The traditional parameterisation for gamma distribution is the shape-rate parameterisation which this package also supports (although it is not recommended). In this case, the variational approximations to the posterior are

$$ q^*(\mathbf{\pi}) = \mathrm{Dirichlet} \left( \zeta_1, ..., \zeta_K \right) ,   $$
$$ q^*(\alpha_k) = \mathcal{N}(\hat{\alpha}_k, \sigma_k^2) ,  $$
$$ q^* (\beta_k) =  \operatorname{Gamma} \left( \gamma_j, \lambda_j \right) .   $$
The product approximates the joint posterior
$$ p(\mathbf{\pi}, \mathbf{\alpha}, \mathbf{\beta} \mid \mathbf{x}) \approx q^*(\mathbf{\pi}) \prod_{k=1}^K q^*(\alpha_k) q^*(\beta_k) . $$

In [5]:
# Fit a model
fit = mix_gamma_vi(x, 2, parameterisation="shape-rate")
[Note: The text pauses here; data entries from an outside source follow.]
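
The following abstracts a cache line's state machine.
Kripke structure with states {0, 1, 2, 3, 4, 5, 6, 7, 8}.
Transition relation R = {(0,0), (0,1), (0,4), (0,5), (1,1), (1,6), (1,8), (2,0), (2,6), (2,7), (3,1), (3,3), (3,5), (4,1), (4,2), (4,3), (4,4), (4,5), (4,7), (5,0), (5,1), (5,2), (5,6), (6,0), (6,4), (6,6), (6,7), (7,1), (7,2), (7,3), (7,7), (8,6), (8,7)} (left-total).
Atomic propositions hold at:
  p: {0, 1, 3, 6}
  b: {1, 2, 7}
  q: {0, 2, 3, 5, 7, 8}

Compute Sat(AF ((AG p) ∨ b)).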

# Get the fitted distribution
distribution = fit.distribution()

# Get the means of the parameters under the fitted posterior
distribution.mean()

{'pi': <tf.Tensor: id=2435, shape=(1, 2), dtype=float64, numpy=array([[0.49586246, 0.50413754]])>,
 'beta': <tf.Tensor: id=2442, shape=(1, 2), dtype=float64, numpy=array([[0.05108236, 0.0249591 ]])>,
 'alpha': <tf.Tensor: id=2446, shape=(1, 2), dtype=float64, numpy=array([[19.69911649, 80.21602851]])>}

In [6]:
distribution.stddev()

{'pi': <tf.Tensor: id=2456, shape=(1, 2), dtype=float64, numpy=array([[0.00499908, 0.00499908]])>,
 'beta': <tf.Tensor: id=2469, shape=(1, 2), dtype=float64, numpy=array([[1.63451684e-04, 3.92490419e-05]])>,
 'alpha': <tf.Tensor: id=2473, shape=(1, 2), dtype=float64, numpy=array([[0.06197073, 0.12626589]])>}

So, the standard deviation of $\mathbf{\alpha}$ under the shape-rate parameterisation is much lower than it is under the shape-mean parameterisation.